When the Winthrop Eagles make history Saturday with their first appearance in the NCAA women’s basketball tournament at Cameron Indoor Stadium in Durham, N.C, there will be three people watching the game with a history matched by few.
All three are fans of the Eagles. They are Winthrop alumni, and all three were part of the planning and implementation of women’s athletics at Winthrop.
Polly Ford, Bert Bobb and Mickey Taylor have seen women’s athletics program evolve from intramurals to what it is today.
Winthrop coach Kevin Cook’s Eagles, Big South Conference tournament champions, are the No. 15 seed in the Lincoln, Neb., region of the NCAA tournament. Duke’s Blue Devils of the ACC are the No. 2 seed.
The 11 a.m. game will be televised on ESPN2.
Such national attention for Winthrop’s women’s basketball program was just a dream when it was formed in 1969. Under the guidance of Ford and the late Mary Roland Griffin, Winthrop began to play intercollegiate athletics on a nonscholarship basis in 1972-73.
“The women’s athletic program came under the Department of Physical Education at that time,” said Ford, who taught at Winthrop for 32 years. “We had to find the money to fund the programs from our budget, because the students wanted it.”
Ford was the chairman of the physical education department when the programs began.
“It was not always easy, but we felt it was important,” said Ford. “We wanted a program, and we wanted it to be a good one. We operated on a shoestring budget, and we all made some sacrifices, but always found a way.”
Griffin was the school’s first athletics director and wore many hats. Besides being a full-time professor of physical education, she scheduled all of the games in every sport, coordinated with the officials, served on national athletic committees, and coached the team for three years to impressive records.
Her 1973-74 team went 20-6 and was led by senior guard Judy Wilkins – now Judy Rose, who today is the athletics director at UNC Charlotte.
Bobb, who served at Winthrop for 30 years, came to what was then Winthrop College the following year and coached the team to an 18-6 mark.
“One of the reasons I came to Winthrop was to coach women’s basketball,” said Bobb. “I had coached at other schools, both big and small, but Winthrop seemed like the right fit.”
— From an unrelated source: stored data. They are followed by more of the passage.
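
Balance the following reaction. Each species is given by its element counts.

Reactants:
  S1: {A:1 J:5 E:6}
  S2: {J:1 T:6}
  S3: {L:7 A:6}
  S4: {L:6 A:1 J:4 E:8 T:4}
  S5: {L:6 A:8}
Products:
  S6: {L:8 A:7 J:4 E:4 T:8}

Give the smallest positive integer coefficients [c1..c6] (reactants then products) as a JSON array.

L: 2·0+6·0+4·7+1·6+1·6 = 40 | 5·8 = 40
A: 2·1+6·0+4·6+1·1+1·8 = 35 | 5·7 = 35
J: 2·5+6·1+4·0+1·4+1·0 = 20 | 5·4 = 20
E: 2·6+6·0+4·0+1·8+1·0 = 20 | 5·4 = 20
T: 2·0+6·6+4·0+1·4+1·0 = 40 | 5·8 = 40
gcd(2,6,4,1,1,5) = 1

Coefficients: [2, 6, 4, 1, 1, 5]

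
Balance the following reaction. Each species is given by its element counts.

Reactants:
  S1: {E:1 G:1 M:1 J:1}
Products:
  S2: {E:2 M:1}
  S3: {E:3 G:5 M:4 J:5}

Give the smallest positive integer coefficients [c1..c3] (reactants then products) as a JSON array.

Coefficients: [5, 1, 1]

E: 5·1 = 5 | 1·2+1·3 = 5
G: 5·1 = 5 | 1·0+1·5 = 5
M: 5·1 = 5 | 1·1+1·4 = 5
J: 5·1 = 5 | 1·0+1·5 = 5
gcd(5,1,1) = 1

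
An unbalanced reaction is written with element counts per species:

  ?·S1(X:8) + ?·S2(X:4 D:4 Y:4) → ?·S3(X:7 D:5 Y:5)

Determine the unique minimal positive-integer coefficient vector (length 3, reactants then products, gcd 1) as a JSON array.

Coefficients: [1, 5, 4]

X: 1·8+5·4 = 28 | 4·7 = 28
D: 1·0+5·4 = 20 | 4·5 = 20
Y: 1·0+5·4 = 20 | 4·5 = 20
gcd(1,5,4) = 1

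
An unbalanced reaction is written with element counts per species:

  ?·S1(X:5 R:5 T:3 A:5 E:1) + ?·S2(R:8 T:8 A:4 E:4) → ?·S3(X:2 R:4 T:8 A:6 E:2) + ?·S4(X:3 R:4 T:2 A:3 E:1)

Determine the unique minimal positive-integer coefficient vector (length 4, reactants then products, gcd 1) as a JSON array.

X: 4·5+1·0 = 20 | 1·2+6·3 = 20
R: 4·5+1·8 = 28 | 1·4+6·4 = 28
T: 4·3+1·8 = 20 | 1·8+6·2 = 20
A: 4·5+1·4 = 24 | 1·6+6·3 = 24
E: 4·1+1·4 = 8 | 1·2+6·1 = 8
gcd(4,1,1,6) = 1

Coefficients: [4, 1, 1, 6]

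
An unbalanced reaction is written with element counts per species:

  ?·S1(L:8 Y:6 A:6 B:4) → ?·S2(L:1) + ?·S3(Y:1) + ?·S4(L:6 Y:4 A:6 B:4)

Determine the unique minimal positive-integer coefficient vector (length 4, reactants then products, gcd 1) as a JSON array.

L: 1·8 = 8 | 2·1+2·0+1·6 = 8
Y: 1·6 = 6 | 2·0+2·1+1·4 = 6
A: 1·6 = 6 | 2·0+2·0+1·6 = 6
B: 1·4 = 4 | 2·0+2·0+1·4 = 4
gcd(1,2,2,1) = 1

Coefficients: [1, 2, 2, 1]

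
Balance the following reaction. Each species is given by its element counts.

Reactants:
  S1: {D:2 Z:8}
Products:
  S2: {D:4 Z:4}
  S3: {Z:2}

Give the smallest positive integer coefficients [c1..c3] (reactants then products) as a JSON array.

D: 2·2 = 4 | 1·4+6·0 = 4
Z: 2·8 = 16 | 1·4+6·2 = 16
gcd(2,1,6) = 1

Coefficients: [2, 1, 6]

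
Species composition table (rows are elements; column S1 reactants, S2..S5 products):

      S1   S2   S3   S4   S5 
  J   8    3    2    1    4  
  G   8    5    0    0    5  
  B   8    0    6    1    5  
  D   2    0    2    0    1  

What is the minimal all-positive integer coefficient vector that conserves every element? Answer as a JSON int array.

Coefficients: [5, 6, 4, 6, 2]

J: 5·8 = 40 | 6·3+4·2+6·1+2·4 = 40
G: 5·8 = 40 | 6·5+4·0+6·0+2·5 = 40
B: 5·8 = 40 | 6·0+4·6+6·1+2·5 = 40
D: 5·2 = 10 | 6·0+4·2+6·0+2·1 = 10
gcd(5,6,4,6,2) = 1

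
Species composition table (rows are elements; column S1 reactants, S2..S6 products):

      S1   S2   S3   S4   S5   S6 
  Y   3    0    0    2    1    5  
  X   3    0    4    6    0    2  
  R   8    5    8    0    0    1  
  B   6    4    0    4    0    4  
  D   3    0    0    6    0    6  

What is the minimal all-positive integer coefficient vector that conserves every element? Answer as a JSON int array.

Coefficients: [6, 6, 2, 1, 6, 2]

Y: 6·3 = 18 | 6·0+2·0+1·2+6·1+2·5 = 18
X: 6·3 = 18 | 6·0+2·4+1·6+6·0+2·2 = 18
R: 6·8 = 48 | 6·5+2·8+1·0+6·0+2·1 = 48
B: 6·6 = 36 | 6·4+2·0+1·4+6·0+2·4 = 36
D: 6·3 = 18 | 6·0+2·0+1·6+6·0+2·6 = 18
gcd(6,6,2,1,6,2) = 1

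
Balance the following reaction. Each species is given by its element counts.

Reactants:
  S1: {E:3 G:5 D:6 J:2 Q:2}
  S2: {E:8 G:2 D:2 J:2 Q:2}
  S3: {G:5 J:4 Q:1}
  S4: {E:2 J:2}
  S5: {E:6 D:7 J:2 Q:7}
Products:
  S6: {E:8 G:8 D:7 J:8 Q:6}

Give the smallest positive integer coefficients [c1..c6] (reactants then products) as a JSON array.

E: 2·3+1·8+4·0+3·2+2·6 = 32 | 4·8 = 32
G: 2·5+1·2+4·5+3·0+2·0 = 32 | 4·8 = 32
D: 2·6+1·2+4·0+3·0+2·7 = 28 | 4·7 = 28
J: 2·2+1·2+4·4+3·2+2·2 = 32 | 4·8 = 32
Q: 2·2+1·2+4·1+3·0+2·7 = 24 | 4·6 = 24
gcd(2,1,4,3,2,4) = 1

Coefficients: [2, 1, 4, 3, 2, 4]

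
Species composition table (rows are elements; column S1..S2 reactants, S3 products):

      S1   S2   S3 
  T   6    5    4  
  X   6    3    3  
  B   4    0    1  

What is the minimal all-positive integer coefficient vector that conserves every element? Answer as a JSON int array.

T: 1·6+2·5 = 16 | 4·4 = 16
X: 1·6+2·3 = 12 | 4·3 = 12
B: 1·4+2·0 = 4 | 4·1 = 4
gcd(1,2,4) = 1

Coefficients: [1, 2, 4]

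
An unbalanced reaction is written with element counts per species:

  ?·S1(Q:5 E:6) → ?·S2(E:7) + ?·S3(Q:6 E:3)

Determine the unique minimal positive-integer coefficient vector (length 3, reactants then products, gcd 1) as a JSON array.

Q: 6·5 = 30 | 3·0+5·6 = 30
E: 6·6 = 36 | 3·7+5·3 = 36
gcd(6,3,5) = 1

Coefficients: [6, 3, 5]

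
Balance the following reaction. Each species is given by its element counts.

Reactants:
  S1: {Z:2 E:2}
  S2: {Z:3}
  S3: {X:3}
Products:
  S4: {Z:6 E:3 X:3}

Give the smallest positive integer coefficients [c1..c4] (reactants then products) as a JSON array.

Coefficients: [3, 2, 2, 2]

Z: 3·2+2·3+2·0 = 12 | 2·6 = 12
E: 3·2+2·0+2·0 = 6 | 2·3 = 6
X: 3·0+2·0+2·3 = 6 | 2·3 = 6
gcd(3,2,2,2) = 1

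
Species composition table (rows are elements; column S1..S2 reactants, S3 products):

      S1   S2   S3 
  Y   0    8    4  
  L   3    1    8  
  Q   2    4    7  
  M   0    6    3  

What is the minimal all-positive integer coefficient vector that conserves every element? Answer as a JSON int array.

Y: 5·0+1·8 = 8 | 2·4 = 8
L: 5·3+1·1 = 16 | 2·8 = 16
Q: 5·2+1·4 = 14 | 2·7 = 14
M: 5·0+1·6 = 6 | 2·3 = 6
gcd(5,1,2) = 1

Coefficients: [5, 1, 2]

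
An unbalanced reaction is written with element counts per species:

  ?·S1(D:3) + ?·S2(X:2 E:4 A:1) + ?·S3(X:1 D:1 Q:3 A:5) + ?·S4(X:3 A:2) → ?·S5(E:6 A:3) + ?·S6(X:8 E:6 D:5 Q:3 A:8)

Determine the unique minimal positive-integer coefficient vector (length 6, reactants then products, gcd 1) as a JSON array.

Coefficients: [4, 6, 3, 3, 1, 3]

X: 4·0+6·2+3·1+3·3 = 24 | 1·0+3·8 = 24
E: 4·0+6·4+3·0+3·0 = 24 | 1·6+3·6 = 24
D: 4·3+6·0+3·1+3·0 = 15 | 1·0+3·5 = 15
Q: 4·0+6·0+3·3+3·0 = 9 | 1·0+3·3 = 9
A: 4·0+6·1+3·5+3·2 = 27 | 1·3+3·8 = 27
gcd(4,6,3,3,1,3) = 1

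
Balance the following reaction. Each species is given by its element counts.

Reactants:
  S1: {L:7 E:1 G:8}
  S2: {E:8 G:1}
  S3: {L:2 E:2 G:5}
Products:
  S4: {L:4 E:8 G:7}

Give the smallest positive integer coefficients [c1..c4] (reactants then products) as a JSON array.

Coefficients: [2, 4, 3, 5]

L: 2·7+4·0+3·2 = 20 | 5·4 = 20
E: 2·1+4·8+3·2 = 40 | 5·8 = 40
G: 2·8+4·1+3·5 = 35 | 5·7 = 35
gcd(2,4,3,5) = 1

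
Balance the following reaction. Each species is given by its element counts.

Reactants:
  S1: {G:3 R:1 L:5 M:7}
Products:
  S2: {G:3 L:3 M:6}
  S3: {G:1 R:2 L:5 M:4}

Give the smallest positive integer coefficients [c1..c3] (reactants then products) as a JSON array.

Coefficients: [6, 5, 3]

G: 6·3 = 18 | 5·3+3·1 = 18
R: 6·1 = 6 | 5·0+3·2 = 6
L: 6·5 = 30 | 5·3+3·5 = 30
M: 6·7 = 42 | 5·6+3·4 = 42
gcd(6,5,3) = 1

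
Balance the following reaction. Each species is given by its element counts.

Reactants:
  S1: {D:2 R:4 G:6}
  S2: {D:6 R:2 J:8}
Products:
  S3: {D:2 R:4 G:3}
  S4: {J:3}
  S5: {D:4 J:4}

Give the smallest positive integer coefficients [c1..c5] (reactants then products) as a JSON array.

D: 2·2+4·6 = 28 | 4·2+4·0+5·4 = 28
R: 2·4+4·2 = 16 | 4·4+4·0+5·0 = 16
J: 2·0+4·8 = 32 | 4·0+4·3+5·4 = 32
G: 2·6+4·0 = 12 | 4·3+4·0+5·0 = 12
gcd(2,4,4,4,5) = 1

Coefficients: [2, 4, 4, 4, 5]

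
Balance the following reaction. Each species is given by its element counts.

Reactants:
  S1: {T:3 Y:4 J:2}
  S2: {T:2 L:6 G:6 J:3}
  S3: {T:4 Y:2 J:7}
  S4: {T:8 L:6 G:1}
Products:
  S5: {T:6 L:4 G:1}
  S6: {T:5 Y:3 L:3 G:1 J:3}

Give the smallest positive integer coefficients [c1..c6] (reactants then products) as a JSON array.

Coefficients: [4, 1, 1, 6, 6, 6]

T: 4·3+1·2+1·4+6·8 = 66 | 6·6+6·5 = 66
Y: 4·4+1·0+1·2+6·0 = 18 | 6·0+6·3 = 18
L: 4·0+1·6+1·0+6·6 = 42 | 6·4+6·3 = 42
G: 4·0+1·6+1·0+6·1 = 12 | 6·1+6·1 = 12
J: 4·2+1·3+1·7+6·0 = 18 | 6·0+6·3 = 18
gcd(4,1,1,6,6,6) = 1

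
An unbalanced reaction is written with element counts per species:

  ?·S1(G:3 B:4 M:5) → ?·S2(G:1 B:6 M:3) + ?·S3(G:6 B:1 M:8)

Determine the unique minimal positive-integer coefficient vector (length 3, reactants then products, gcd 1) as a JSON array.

Coefficients: [5, 3, 2]

G: 5·3 = 15 | 3·1+2·6 = 15
B: 5·4 = 20 | 3·6+2·1 = 20
M: 5·5 = 25 | 3·3+2·8 = 25
gcd(5,3,2) = 1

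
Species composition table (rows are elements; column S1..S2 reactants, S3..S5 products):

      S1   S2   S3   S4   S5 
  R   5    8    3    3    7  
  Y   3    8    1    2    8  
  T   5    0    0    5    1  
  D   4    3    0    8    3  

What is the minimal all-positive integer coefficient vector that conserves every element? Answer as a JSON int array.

Coefficients: [2, 5, 4, 1, 5]

R: 2·5+5·8 = 50 | 4·3+1·3+5·7 = 50
Y: 2·3+5·8 = 46 | 4·1+1·2+5·8 = 46
T: 2·5+5·0 = 10 | 4·0+1·5+5·1 = 10
D: 2·4+5·3 = 23 | 4·0+1·8+5·3 = 23
gcd(2,5,4,1,5) = 1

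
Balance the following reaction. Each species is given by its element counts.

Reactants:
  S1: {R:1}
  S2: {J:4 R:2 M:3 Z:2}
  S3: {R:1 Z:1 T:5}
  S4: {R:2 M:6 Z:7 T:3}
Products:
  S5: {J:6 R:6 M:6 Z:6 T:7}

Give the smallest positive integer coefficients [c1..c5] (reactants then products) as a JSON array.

Coefficients: [5, 6, 5, 1, 4]

J: 5·0+6·4+5·0+1·0 = 24 | 4·6 = 24
R: 5·1+6·2+5·1+1·2 = 24 | 4·6 = 24
M: 5·0+6·3+5·0+1·6 = 24 | 4·6 = 24
Z: 5·0+6·2+5·1+1·7 = 24 | 4·6 = 24
T: 5·0+6·0+5·5+1·3 = 28 | 4·7 = 28
gcd(5,6,5,1,4) = 1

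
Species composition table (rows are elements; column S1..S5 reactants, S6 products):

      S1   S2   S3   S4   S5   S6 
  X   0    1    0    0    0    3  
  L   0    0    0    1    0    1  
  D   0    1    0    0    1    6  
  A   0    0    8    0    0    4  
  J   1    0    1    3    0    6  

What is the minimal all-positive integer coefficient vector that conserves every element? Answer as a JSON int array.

X: 5·0+6·1+1·0+2·0+6·0 = 6 | 2·3 = 6
L: 5·0+6·0+1·0+2·1+6·0 = 2 | 2·1 = 2
D: 5·0+6·1+1·0+2·0+6·1 = 12 | 2·6 = 12
A: 5·0+6·0+1·8+2·0+6·0 = 8 | 2·4 = 8
J: 5·1+6·0+1·1+2·3+6·0 = 12 | 2·6 = 12
gcd(5,6,1,2,6,2) = 1

Coefficients: [5, 6, 1, 2, 6, 2]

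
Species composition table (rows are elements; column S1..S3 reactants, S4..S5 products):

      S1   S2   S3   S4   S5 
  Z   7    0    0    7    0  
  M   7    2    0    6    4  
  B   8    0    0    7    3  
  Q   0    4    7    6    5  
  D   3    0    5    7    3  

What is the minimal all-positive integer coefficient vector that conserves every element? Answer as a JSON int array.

Z: 6·7+1·0+6·0 = 42 | 6·7+2·0 = 42
M: 6·7+1·2+6·0 = 44 | 6·6+2·4 = 44
B: 6·8+1·0+6·0 = 48 | 6·7+2·3 = 48
Q: 6·0+1·4+6·7 = 46 | 6·6+2·5 = 46
D: 6·3+1·0+6·5 = 48 | 6·7+2·3 = 48
gcd(6,1,6,6,2) = 1

Coefficients: [6, 1, 6, 6, 2]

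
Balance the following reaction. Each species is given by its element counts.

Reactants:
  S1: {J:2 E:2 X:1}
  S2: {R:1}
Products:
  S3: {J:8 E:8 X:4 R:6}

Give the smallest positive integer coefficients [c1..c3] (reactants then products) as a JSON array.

Coefficients: [4, 6, 1]

J: 4·2+6·0 = 8 | 1·8 = 8
E: 4·2+6·0 = 8 | 1·8 = 8
X: 4·1+6·0 = 4 | 1·4 = 4
R: 4·0+6·1 = 6 | 1·6 = 6
gcd(4,6,1) = 1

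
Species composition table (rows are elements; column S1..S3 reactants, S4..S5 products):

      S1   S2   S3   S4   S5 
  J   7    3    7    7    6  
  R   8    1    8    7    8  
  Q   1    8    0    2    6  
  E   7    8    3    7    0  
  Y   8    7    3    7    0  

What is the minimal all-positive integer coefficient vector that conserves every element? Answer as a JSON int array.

J: 2·7+2·3+4·7 = 48 | 6·7+1·6 = 48
R: 2·8+2·1+4·8 = 50 | 6·7+1·8 = 50
Q: 2·1+2·8+4·0 = 18 | 6·2+1·6 = 18
E: 2·7+2·8+4·3 = 42 | 6·7+1·0 = 42
Y: 2·8+2·7+4·3 = 42 | 6·7+1·0 = 42
gcd(2,2,4,6,1) = 1

Coefficients: [2, 2, 4, 6, 1]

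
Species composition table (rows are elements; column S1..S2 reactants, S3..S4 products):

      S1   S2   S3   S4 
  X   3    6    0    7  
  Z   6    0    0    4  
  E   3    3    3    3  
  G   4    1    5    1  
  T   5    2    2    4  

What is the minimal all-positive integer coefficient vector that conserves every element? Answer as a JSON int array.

X: 4·3+5·6 = 42 | 3·0+6·7 = 42
Z: 4·6+5·0 = 24 | 3·0+6·4 = 24
E: 4·3+5·3 = 27 | 3·3+6·3 = 27
G: 4·4+5·1 = 21 | 3·5+6·1 = 21
T: 4·5+5·2 = 30 | 3·2+6·4 = 30
gcd(4,5,3,6) = 1

Coefficients: [4, 5, 3, 6]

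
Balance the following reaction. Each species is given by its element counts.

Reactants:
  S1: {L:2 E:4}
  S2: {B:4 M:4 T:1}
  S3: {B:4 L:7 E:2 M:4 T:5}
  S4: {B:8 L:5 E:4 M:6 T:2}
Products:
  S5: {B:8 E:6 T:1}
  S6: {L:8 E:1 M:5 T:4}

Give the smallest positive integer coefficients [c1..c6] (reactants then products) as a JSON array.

B: 4·0+1·4+5·4+1·8 = 32 | 4·8+6·0 = 32
L: 4·2+1·0+5·7+1·5 = 48 | 4·0+6·8 = 48
E: 4·4+1·0+5·2+1·4 = 30 | 4·6+6·1 = 30
M: 4·0+1·4+5·4+1·6 = 30 | 4·0+6·5 = 30
T: 4·0+1·1+5·5+1·2 = 28 | 4·1+6·4 = 28
gcd(4,1,5,1,4,6) = 1

Coefficients: [4, 1, 5, 1, 4, 6]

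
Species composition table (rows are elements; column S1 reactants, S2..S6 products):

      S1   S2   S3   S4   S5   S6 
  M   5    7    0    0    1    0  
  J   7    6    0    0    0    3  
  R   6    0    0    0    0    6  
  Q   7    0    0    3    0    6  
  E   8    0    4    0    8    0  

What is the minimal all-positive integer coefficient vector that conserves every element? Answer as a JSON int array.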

Coaching and building programs in those days took a lot of sacrifice, because the coach did everything, she said.
“I drove my car to some games,” said Bobb. “We did not have a trainer, but we had a student manager. We had to do everything. When we finally got uniforms, we had to share them with the volleyball team.”
Despite the fact that no scholarships were available, Winthrop had no trouble fielding a team.
“Our physical eduation program has always been outstanding, and that gave us a lot of talented players,” said Bobb. “We were blessed with some outstanding athletes.”
Taylor, who taught at Winthrop for 35 years, remembers those formative years well.
“All of us supported the teams with our presence at the games,” said Taylor. “We taught many of the girls who were competing, and we wanted to show our support.
“As the programs have grown, we have continued to show our support, because the women’s programs had no appreciation like the men’s program do.”
The four colleagues have rarely missed a Winthrop home game in women’s basketball. They even planned trips to away games and tournaments.
“We enjoyed going to watch the teams play over the years,” said Taylor. “It was more than just watching basketball. It was watching our program grow and excel.”
Going to the games was never planned. It just evolved over the years into something they enjoyed.
“We all felt like we were part of it,” said Bobb. “Two of us were former coaches, and all four of us enjoyed the games.”
The trips to away games and tournaments became more than just basketball.
“We enjoyed the games, but we went shopping and out to dinner together,” said Taylor. “We all taught together for years, and we are good friends.”
Winthrop has competed in many tournaments in the past. The Winthrop Invitational, which began in Peabody Gym and grew over the years to a 16-team field, attracted some of big teams from around the South. Winthrop also competed in the National AIAW Tournament.
Winthrop’s NCAA tournament debut Saturday against the Duke Blue Devils is a source of pride for the founders of the program.
“It has been a long road to get to this,” said Ford. “It has been fun watching the program grow.”
But Ford, Bobb and Taylor agree there is room to grow even more.
“We aren’t there yet,” said Bobb. “It has been a long time getting to this point. We are here now, and I can see us getting even better.”
All three say the late Mary Roland Griffin, though deceased, will be watching the Winthrop-Duke game with great pride.
“Dr. Griffin would be very proud of what the program has become,” said Taylor. “She helped start it. We have come from a small begining to this. We are all so proud.”